Il 2010 fu l’anno della riconferma di Nichi Vendola alla guida della regione Puglia. Sostenuto da Partito Democratico, Sinistra Ecologia Libertà. Italia dei Valori, Puglia per Vendola, Federazione della Sinistra – Verdi, Lista Bonino Pannella, il governatore uscente fu riconfermato con il 48,69% dei consensi. Battendo lo sfidante del centrodestra Rocco Palese, ferma al 42,25% e sostenuto da Popolo della Libertà, Puglia Prima di Tutto, Pugliesi per Rocco Palese, Udeur, Partito Pensionati. Una vittoria avvantaggiata dalla divisione nello schieramento avversario. Nel centrodestra, infatti, a contendersi la carica di presidente, c’era anche Adriana Poli Bortone, sostenuta da Io Sud – MpA e Udc (8,71%). Mentre, a sinistra, oltre Vendola c’era solamente Alternativa Comunista con Michele Rizzi, coalizione dallo 0,30%.
Fu il Popolo della Libertà, tuttavia, ad ottenere il maggior numero dei consensi, con il 31,11% contro il 20,76% del Partito Democratico.
Molto più alta fu la percentuale dei consensi ottenuti a Bitonto da Vendola. Il 54,25% fu la percentuale dei voti raggiunta dal governatore di Terlizzi, mentre Palese si fermò al 39,43% (Poli Bortone 6,03%, Rizzi 0,29%).
Una vittoria, che, come abbiamo già detto qualche appuntamento fa, fu il risultato di una campagna elettorale che fece perno sull’uso delle piattaforme multimediali divenne perno. Grazie soprattutto a Facebook e Twitter, Vendola e il suo staff, composto da agenzie di comunicazione, spin-doctor, collaboratori che lo avevano accompagnato nel quinquennio di governo precedente, crearono e collegarono tra loro le “Fabbriche di Nichi”, nate per essere «l’embrione di un soggetto politico nuovo e autonomo». Un embrione autonomo specialmente dai partiti, che o erano ostili, o totalmente inconsistenti, come il suo stesso partito, Sel. Dai siti web di Vendola e della Fabbrica e dalla pagina Facebook del governatore, partì un’intensa campagna di marketing, condotta dallo staff della Fabbrica Zero, quartier generale delle Fabbriche di Nichi, sito nel centro della città di Bari. Una campagna che portò alla crescita esponenziale dei sostenitori e che gli permise un cambio di strategia rispetto a cinque anni prima. Non più il giro delle piazze, delle sedi di partito, delle associazioni e dei sindacati. I comizi furono pochi e la campagna elettorale assunse sempre più lo stile delle competizioni politiche negli Stati Uniti d’America.

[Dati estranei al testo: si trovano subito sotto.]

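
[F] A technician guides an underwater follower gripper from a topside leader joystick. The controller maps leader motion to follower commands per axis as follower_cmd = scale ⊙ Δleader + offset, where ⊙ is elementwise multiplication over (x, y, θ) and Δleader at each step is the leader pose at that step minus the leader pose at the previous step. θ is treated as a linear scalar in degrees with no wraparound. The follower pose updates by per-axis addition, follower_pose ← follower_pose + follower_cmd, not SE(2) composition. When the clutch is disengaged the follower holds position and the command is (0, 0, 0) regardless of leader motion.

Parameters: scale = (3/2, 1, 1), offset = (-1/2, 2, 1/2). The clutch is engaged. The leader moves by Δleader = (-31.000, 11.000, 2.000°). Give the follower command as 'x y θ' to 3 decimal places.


-47.000 13.000 2.500

axis x: 3/2·-31.000 + -1/2 = -47.000
axis y: 1·11.000 + 2 = 13.000
axis θ: 1·2.000 + 1/2 = 2.500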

Al posto delle bandiere di partito si innalzarono i cartelli con la scritta “Vendola presidente”. Fu creato un vero e proprio merchandising per l’autofinanziamento e si attuò una vera e propria americanizzazione della competizione elettorale.
Naturalmente, come abbiamo già detto, la vittoria del 2010 non fu decretata solo da questi nuovi strumenti di comunicazione. Anzi, tutt’altro. Il fattore principale fu la divisione del centrodestra, presentatosi frammentato in due coalizioni.
Ma, indubbiamente, il web consentì di coinvolgere una nuova categoria di elettori, i giovani mediamente istruiti, abituati all’uso delle tecnologie, magari disillusi e non legati a nessun tipo di militanza politica o a rapporti particolaristici con i politici.
Abbiamo già parlato del fenomeno Vendola e non ci torneremo ulteriormente. Torniamo, invece, a Bitonto. Perché quella del 2010 fu anche la campagna elettorale che vide contrapposti il vicesindaco in carica, Domenico Damascelli, e un ex sindaco, Nicola Pice. Anzi, due ex sindaci dato che, in un primo momento, provò a candidarsi anche Michele Labianca, prima di ritirare la propria candidatura.
Tra i due candidati rimasti, nessuno riuscì ad accedere al consiglio regionale, non ricevendo l’appoggio compatto delle coalizioni di appartenenza.